The third season of the Mamba League culminated on Saturday with their Championship tournament. The Mamba League is a collaboration between NBA legend Kobe Bryant, Nike and the Boys and Girls Club to develop youth from disenfranchised communities as athletes and as people.
“Nike is incredibly proud of the Mamba League L.A. participants, coaches and volunteers who showed up for the past eight weeks and showed off their new basketball skills on Tournament Day,” said Blanca Gonzalez, vice president and general manager of Nike’s West Territory. “We are encouraged and inspired by the kids who came out today, because our partnership with Kobe Bryant and Boys and Girls Clubs across LA truly reflects our shared mission to make sport a daily habit for everyone.”
Boys and Girls clubs throughout L.A. County competed in the tournament on Saturday from Challengers in South L.A., the Watts/Willowbrook branch, to the Whittier branch. Over the course of the eight-week program, 1,000 children participated in the League. Teaching mamba mentality origins from teaching youth the importance of curiosity.

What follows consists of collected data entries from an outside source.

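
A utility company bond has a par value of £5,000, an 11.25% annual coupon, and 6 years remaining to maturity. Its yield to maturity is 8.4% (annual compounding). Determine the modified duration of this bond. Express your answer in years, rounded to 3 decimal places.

4.388 years

Periodic yield y = 0.084. First find Macaulay duration:
  t   CF        PV=CF/(1+0.084)^t    t·PV
  1       562.50       518.9114       518.9114
  2       562.50       478.7006       957.4012
  3       562.50       441.6057     1,324.8171
  4       562.50       407.3853     1,629.5414
  5       562.50       375.8167     1,879.0837
  6     5,562.50     3,428.4225    20,570.5347
  Σ                  5,650.8423    26,880.2895
P = 5,650.8423; Macaulay duration = 26,880.2895 / 5,650.8423 = 4.75686 years.
Modified duration = D_Mac / (1 + y) = 4.75686 / 1.084 = 4.38825 years.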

“When you have a curious mind, that’s when you have a mind that’s always searching,” Bryant said. “Now we just move that in to the direction of we’re searching to get better.”

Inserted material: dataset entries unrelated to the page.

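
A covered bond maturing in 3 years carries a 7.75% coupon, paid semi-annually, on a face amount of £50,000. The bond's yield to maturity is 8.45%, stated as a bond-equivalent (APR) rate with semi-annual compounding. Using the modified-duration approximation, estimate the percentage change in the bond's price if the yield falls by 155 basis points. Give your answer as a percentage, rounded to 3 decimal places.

+4.061%

Periodic yield y = 0.04225. Modified duration first:
  t   CF        PV=CF/(1+0.04225)^t    t·PV
  1     1,937.50     1,858.9590     1,858.9590
  2     1,937.50     1,783.6018     3,567.2036
  3     1,937.50     1,711.2994     5,133.8982
  4     1,937.50     1,641.9280     6,567.7118
  5     1,937.50     1,575.3686     7,876.8431
  6    51,937.50    40,518.1510   243,108.9059
  Σ                 49,089.3077   268,113.5216
P = 49,089.3077; D_Mac = 5.46175 half-year periods = 2.73087 yrs; D_mod = 2.73087/(1+0.04225) = 2.62017 yrs.
ΔP/P ≈ -D_mod · Δy = -2.62017 × (-0.0155) = +0.040613 = +4.0613%.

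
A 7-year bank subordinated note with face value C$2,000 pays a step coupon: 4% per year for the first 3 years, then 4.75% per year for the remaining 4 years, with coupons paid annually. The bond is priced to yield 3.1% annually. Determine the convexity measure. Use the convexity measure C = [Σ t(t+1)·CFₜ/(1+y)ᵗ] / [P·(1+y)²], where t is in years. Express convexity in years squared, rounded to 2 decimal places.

With y = 0.031:
  t   CF        PV=CF/(1+0.031)^t    t·PV        t(t+1)·PV
  1        80.00        77.5946        77.5946         155.1891
  2        80.00        75.2615       150.5229         451.5688
  3        80.00        72.9985       218.9955         875.9821
  4        95.00        84.0793       336.3171       1,681.5854
  5        95.00        81.5512       407.7559       2,446.5356
  6        95.00        79.0991       474.5947       3,322.1627
  7     2,095.00     1,691.8949    11,843.2640      94,746.1120
  Σ                  2,162.4790    13,509.0447     103,679.1358
P = 2,162.4790.
Convexity = Σ t(t+1)·PV / [P·(1+y)²] = 103,679.1358 / (2,162.4790 × 1.062961) = 45.10474.

45.10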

Bryant attended the championship games and handed out Mamba Mentality awards to 10 basketball players and awarded two coaches with the Wizenard Coach of the Year honor. Both coaches received an autographed Lakers no. 24 jersey.
Jordan Downs girls basketball coach Elisha Taylor was one of the Coaches of the Year, her team reached the championship game. Throughout the title match, she continued to ask her athletes what the team was lacking in gameplay and how can they fix it.
“We didn’t win the championship, but we made it all the way to the championship, that means a lot,” Taylor said. “We had a lot of adversity throughout the season, like kids’ kind of being down on themselves … but we pushed through.”
The Jordan Downs boys coach Marquis Aikens noted how his team had a lot of heart, talent, and integrity.
“I wanted to be a part of helping them bring it out,” Aikens said. “I told them at the beginning of the season, we were gonna go to the championship and we did.”
During the championship games, Bryant came to the huddle of all four teams to give them a pep talk. When the five-time NBA champion have the kids do drills at clinics, he makes sure they focus on the details. He does this to teach the youth pay attention to detail when pursuing their personal passions.
“We start with the absolute basics, we take the game at a macro level,” Bryant said. “We brake things down to the smallest of details and drill those small things over and over, then on to the next.”